Not too bad for 1960. But Sabre soon eclipsed its original functionality to become the world’s first Global Distribution System (GDS). Global Distribution System… no points off if you’ve never heard the term! But there’s every chance you’ve used a GDS many times when reserving a plane seat or booking a hotel on another coast or continent. In terms of sheer scale, reach, and cross-connectivity between different subsets of the global travel industry, Global Distribution Systems are just plain unrivaled. The three major GDS organizations in the world –Sabre, Amadeus, and Travelport – accounted for over 50% of all travel bookings in 2014.
But reach and scale aren’t all that Sabre provides. Unlike other GDS platforms that partner with airlines’ yield management systems, Sabre went for a full stack of services. In the early 1980s, Sabre made the strategic move to acquire data analytics and forecasting technologies that could provide its clients (airlines, travel agencies, global hotel chains, and the like) with the anticipated number of passengers flying to specific destinations on any given day of the year. And ever since that time, Sabre has been improving upon its forecasting models, hour after hour. In comparison, Tim Berners-Lee made his first public proposal for a commercial Internet in 1989…

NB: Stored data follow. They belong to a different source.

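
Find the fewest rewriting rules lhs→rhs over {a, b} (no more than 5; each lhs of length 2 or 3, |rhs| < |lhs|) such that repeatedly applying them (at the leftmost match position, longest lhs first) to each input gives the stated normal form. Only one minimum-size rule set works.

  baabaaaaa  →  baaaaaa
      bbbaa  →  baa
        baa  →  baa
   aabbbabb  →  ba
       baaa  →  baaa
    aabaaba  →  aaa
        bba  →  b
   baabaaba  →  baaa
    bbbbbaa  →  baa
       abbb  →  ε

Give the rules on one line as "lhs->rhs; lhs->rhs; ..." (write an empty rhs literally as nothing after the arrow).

ab->; bab->ba; bb->; bba->b

  | baabaaaaa => baaaaaa
  | bbbaa => baa
  | baa
  | aabbbabb => abbabb => babb => bab => ba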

All those decades of data point analysis and forecasting have naturally born results for both Sabre and Sabre’s clients. Unlike the data points currently available to most online publishers, Sabre’s forecastables go well beyond a user’s mere operating system and geo-location. They include minutiae like whether a passenger is more likely to purchase tickets on a given route to London in summer or winter; or whether a traveler is more likely to stay at a five-star hotel versus a three-star hotel during a given travel season – just to name two minor examples. Sabre’s technologies also take into account seasonal, daily, and even hourly fluctuations in inventory demand, all in the interest of letting its clients achieve the highest levels of yield management and total revenue. After all, there’s a reason your plane ticket costs more if you book it the day before Thanksgiving (“Red Wednesday”, the most traveled day in North America) rather than, say, an uneventful day in mid-April. And there’s also a reason that the price of your Red Wednesday plane ticket just went up by $75 from five minutes ago. There’s little point in arguing beyond blaming it on the system…
If online publishers had access to the same scale, reach, data, data analysis, and forecasting capabilities that a full-stack platform like Sabre can provide for the global travel industry, they could use that across-the-board insight to practice yield management at a world-class level. After all, a 320x480 CPM worth $5 on a dog day afternoon in July in Pittsburgh shouldn’t have the same $5 value on Super Bowl Sunday during Half Time when the Pittsburgh Steelers are down by only three points. Not only does a full-stack platform account for all these factors, it applies them to far less momentous occasions. And it applies them with a worldwide scale and reach. At AppNexus, we call such a full-stack platform the AppNexus Publisher Suite.